Alisher Hoca 28 Aralık 2023 tarihinde de Özbekistan kaynaklı bir suç isnadıyla evinden alınmıştı. Hakkında takipsizlik kararına rağmen bu isnat gerekçe gösterilerek, İstanbul İl Göç İdaresi tarafından sınır dışı ve idari gözetim kararı verilmişti. 31 Aralık 2023’te bu işleme karşı dava açılmış, yaklaşık iki ay GGM’de tutulduktan sonra İstanbul 2. Sulh Ceza Hakimliği’nin kararıyla serbest bırakılmıştı.
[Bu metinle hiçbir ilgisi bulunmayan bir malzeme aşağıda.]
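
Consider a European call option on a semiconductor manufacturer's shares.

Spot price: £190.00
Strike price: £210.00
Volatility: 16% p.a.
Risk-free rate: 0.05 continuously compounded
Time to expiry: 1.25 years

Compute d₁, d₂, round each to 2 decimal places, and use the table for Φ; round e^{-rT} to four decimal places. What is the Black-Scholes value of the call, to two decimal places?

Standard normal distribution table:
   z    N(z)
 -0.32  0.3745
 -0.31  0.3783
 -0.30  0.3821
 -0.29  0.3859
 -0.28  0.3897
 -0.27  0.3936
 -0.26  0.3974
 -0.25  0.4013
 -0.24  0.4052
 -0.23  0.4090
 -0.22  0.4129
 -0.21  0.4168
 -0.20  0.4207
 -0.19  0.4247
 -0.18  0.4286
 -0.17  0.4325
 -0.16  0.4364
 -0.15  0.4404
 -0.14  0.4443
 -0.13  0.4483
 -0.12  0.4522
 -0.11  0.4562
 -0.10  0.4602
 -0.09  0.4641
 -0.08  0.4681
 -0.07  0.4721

£10.54

σ√T = 0.16 × 1.1180 = 0.1789
ln(S/K) + (r + σ²/2)T = ln(190/210) + (0.05 + 0.16²/2)·1.25 = -0.1001 + 0.0785 = -0.0216
d₁ = -0.0216 / 0.1789 = -0.1207 ≈ -0.12
d₂ = d₁ − σ√T = -0.1207 − 0.1789 = -0.2995 ≈ -0.30
e^(−rT) = e^(−0.05·1.25) = 0.9394
N(d₁) = N(-0.12) = 0.4522;  N(d₂) = N(-0.30) = 0.3821
C = 190·0.4522 − 210·0.9394·0.3821 = 85.9180 − 75.3784 = 10.5396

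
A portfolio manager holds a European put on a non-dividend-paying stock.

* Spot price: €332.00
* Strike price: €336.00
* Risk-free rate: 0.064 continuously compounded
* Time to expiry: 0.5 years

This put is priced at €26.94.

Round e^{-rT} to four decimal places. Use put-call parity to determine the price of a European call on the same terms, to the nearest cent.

€33.52

e^(−rT) = e^(−0.064·0.5) = 0.9685
Put-call parity: C − P = S − K·e^(−rT) = 332 − 336·0.9685 = 332 − 325.4160 = 6.5840
C = P + (C − P) = 26.94 + (6.5840) = 33.5240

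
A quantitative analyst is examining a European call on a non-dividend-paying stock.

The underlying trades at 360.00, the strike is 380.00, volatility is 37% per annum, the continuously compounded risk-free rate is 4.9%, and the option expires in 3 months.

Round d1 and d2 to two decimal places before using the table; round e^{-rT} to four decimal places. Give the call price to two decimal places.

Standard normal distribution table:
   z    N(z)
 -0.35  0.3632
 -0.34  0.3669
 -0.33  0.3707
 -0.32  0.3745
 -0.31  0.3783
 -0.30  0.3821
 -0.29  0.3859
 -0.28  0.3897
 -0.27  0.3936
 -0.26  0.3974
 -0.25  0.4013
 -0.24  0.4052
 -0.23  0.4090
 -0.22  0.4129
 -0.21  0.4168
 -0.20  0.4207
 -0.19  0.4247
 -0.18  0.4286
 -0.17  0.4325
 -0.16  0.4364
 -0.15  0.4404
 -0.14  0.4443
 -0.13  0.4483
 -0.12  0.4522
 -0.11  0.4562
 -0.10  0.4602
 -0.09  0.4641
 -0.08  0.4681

20.81

σ√T = 0.37·√0.25 = 0.1850
d₁ = [ln(360/380) + (0.049 + ½·0.37²)·0.25] / (σ√T) = (-0.0541 + 0.0294) / 0.1850 = -0.1335 ⇒ -0.13
d₂ = -0.1335 − 0.1850 = -0.3185 ⇒ -0.32
e^(−rT) = e^(−0.049·0.25) = 0.9878
N(d₁) = N(-0.13) = 0.4483;  N(d₂) = N(-0.32) = 0.3745
C = 360·0.4483 − 380·0.9878·0.3745 = 161.3880 − 140.5738 = 20.8142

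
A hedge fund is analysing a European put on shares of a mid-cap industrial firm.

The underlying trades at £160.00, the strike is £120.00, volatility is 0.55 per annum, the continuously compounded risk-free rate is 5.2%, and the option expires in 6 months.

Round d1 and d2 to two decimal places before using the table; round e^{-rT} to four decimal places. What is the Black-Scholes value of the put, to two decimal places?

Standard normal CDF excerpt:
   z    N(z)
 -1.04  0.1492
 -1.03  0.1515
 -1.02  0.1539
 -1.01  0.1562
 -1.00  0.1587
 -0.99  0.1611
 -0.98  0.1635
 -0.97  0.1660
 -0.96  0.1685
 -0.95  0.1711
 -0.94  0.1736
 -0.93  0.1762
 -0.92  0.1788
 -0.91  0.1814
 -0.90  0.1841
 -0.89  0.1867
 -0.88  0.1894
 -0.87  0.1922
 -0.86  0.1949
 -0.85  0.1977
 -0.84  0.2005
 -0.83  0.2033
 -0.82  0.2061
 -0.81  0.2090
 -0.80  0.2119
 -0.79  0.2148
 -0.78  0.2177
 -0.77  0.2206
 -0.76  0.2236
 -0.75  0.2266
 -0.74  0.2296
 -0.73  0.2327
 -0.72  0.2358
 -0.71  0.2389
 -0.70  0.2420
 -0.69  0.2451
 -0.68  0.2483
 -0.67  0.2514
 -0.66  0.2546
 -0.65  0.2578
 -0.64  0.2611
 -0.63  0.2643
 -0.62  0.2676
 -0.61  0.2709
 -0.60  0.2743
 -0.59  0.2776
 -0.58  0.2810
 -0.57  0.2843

T = 0.5;  σ√T = 0.3889
d₁ = [ln(160/120) + (0.052 + 0.55²/2)·0.5] / 0.3889 = [0.2877 + 0.1016] / 0.3889 = 1.0010 which rounds to 1.00
d₂ = d₁ − σ√T = 1.0010 − 0.3889 = 0.6121 which rounds to 0.61
exp(−rT) = exp(−0.052·0.5) = 0.9743
N(−d₂) = N(-0.61) = 0.2709;  N(−d₁) = N(-1.00) = 0.1587
P = 120·0.9743·0.2709 − 160·0.1587 = 31.6725 − 25.3920 = 6.2805

£6.28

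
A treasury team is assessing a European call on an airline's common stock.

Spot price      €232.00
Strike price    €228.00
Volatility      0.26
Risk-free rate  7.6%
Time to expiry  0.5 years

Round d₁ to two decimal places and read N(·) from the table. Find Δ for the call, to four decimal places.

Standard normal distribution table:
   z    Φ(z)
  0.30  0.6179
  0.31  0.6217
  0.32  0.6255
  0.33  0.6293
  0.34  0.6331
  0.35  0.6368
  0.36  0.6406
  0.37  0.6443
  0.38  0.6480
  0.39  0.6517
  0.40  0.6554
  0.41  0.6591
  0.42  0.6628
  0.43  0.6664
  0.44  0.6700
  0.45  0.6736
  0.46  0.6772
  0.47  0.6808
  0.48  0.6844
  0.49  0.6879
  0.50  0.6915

0.6517

T = 0.5;  σ√T = 0.1838
d₁ = [ln(232/228) + (0.076 + 0.26²/2)·0.5] / 0.1838 = [0.0174 + 0.0549] / 0.1838 = 0.3932 ⇒ 0.39
N(d₁) = N(0.39) = 0.6517
Δ_call = N(d₁) = 0.6517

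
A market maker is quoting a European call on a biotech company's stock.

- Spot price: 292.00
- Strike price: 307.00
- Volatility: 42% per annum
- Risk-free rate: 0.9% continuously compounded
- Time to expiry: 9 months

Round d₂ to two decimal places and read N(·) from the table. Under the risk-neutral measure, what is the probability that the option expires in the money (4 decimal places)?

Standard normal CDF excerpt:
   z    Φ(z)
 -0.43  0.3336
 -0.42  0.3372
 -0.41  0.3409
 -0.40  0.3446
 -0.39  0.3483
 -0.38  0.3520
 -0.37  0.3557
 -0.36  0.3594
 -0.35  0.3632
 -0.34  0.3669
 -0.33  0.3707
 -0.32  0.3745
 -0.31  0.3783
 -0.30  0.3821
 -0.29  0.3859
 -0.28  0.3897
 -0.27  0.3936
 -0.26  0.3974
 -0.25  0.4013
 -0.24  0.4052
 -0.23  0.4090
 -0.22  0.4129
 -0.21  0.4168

σ√T = 0.42·√0.75 = 0.3637
d₁ = [ln(292/307) + (0.009 + 0.42²/2)·0.75] / 0.3637 = [-0.0501 + 0.0729] / 0.3637 = 0.0627 ⇒ 0.06
d₂ = d₁ − σ√T = 0.0627 − 0.3637 = -0.3010 ⇒ -0.30
Risk-neutral Pr[S_T > K] = N(d₂) = N(-0.30) = 0.3821

0.3821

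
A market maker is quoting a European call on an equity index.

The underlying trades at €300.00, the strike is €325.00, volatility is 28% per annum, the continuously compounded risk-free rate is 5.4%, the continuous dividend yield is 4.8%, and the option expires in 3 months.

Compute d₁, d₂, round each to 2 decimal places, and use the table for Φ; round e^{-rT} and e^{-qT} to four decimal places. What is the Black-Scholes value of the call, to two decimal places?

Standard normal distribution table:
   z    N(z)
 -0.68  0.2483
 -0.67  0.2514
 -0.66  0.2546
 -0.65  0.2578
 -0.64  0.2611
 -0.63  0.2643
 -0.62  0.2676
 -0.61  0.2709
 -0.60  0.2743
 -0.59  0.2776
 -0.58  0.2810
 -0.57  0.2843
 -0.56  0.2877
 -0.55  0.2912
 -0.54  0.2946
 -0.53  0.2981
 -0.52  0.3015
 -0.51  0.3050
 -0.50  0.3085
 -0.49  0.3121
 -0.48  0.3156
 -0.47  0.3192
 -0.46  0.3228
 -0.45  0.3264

€7.77

σ√T = 0.28 × 0.5000 = 0.1400
d₁ = [ln(300/325) + (0.054 − 0.048 + ½·0.28²)·0.25] / (σ√T) = (-0.0800 + 0.0113) / 0.1400 = -0.4910 which rounds to -0.49
d₂ = -0.4910 − 0.1400 = -0.6310 which rounds to -0.63
e^(−qT) = e^(−0.048·0.25) = 0.9881;  e^(−rT) = e^(−0.054·0.25) = 0.9866
C = 300·0.9881·N(-0.49) − 325·0.9866·N(-0.63) = 300·0.9881·0.3121 − 325·0.9866·0.2643 = 92.5158 − 84.7465 = 7.7693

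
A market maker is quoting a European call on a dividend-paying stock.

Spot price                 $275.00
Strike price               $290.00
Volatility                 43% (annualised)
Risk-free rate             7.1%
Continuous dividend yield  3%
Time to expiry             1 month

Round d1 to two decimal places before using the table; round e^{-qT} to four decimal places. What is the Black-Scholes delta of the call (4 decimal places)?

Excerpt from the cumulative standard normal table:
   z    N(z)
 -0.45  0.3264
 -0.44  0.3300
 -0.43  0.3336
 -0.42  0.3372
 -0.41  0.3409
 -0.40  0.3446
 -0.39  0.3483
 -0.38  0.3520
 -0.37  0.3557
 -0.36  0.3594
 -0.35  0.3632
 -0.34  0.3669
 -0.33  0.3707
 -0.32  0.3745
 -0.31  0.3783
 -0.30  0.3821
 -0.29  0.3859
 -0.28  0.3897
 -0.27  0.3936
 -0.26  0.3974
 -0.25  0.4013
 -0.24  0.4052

T = 0.08333;  σ√T = 0.1241
d₁ = [ln(275/290) + (0.071 − 0.03 + ½·0.43²)·0.08333] / (σ√T) = (-0.0531 + 0.0111) / 0.1241 = -0.3383 ⇒ -0.34
N(d₁) = N(-0.34) = 0.3669
Δ_call = exp(−qT)·N(d₁) = 0.9975·0.3669 = 0.3660

0.3660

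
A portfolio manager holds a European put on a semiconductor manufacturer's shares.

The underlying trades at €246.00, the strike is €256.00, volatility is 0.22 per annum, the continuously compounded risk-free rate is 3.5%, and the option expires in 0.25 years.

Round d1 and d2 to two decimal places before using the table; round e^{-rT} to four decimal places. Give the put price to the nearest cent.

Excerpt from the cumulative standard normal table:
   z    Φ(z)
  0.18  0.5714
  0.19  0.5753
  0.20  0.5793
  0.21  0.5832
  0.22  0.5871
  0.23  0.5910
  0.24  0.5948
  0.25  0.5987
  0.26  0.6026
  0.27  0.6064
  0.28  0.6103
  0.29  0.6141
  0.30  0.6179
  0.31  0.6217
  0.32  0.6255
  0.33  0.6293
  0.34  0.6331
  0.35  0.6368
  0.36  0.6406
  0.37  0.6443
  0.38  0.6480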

GİB, Tursunov hakkında “kamu düzeni ve güvenliği için tehdit oluşturduğu” gerekçesiyle sınır dışı kararı alındığını belirtmişti. Ancak konuyla ilgilenen hukukçular bu iddianın ne Türkiye Cumhuriyeti yetkili kurumları ne de uluslararası kamuoyu nezdinde hukuki ve somut bir temeli bulunmadığını açıklamıştı. Tursunov’un Türkiye’de, Özbekistan’da ya da başka bir ülkede kamu düzenini bozacak herhangi bir eylemi veya kesinleşmiş bir suç hükmünün bulunmadığını belirten hukukçular, sürecin Özbekistan makamlarınca iletilen, yargı denetiminden geçmemiş istihbari bilgilere dayanarak başlatıldığını kaydetmişti.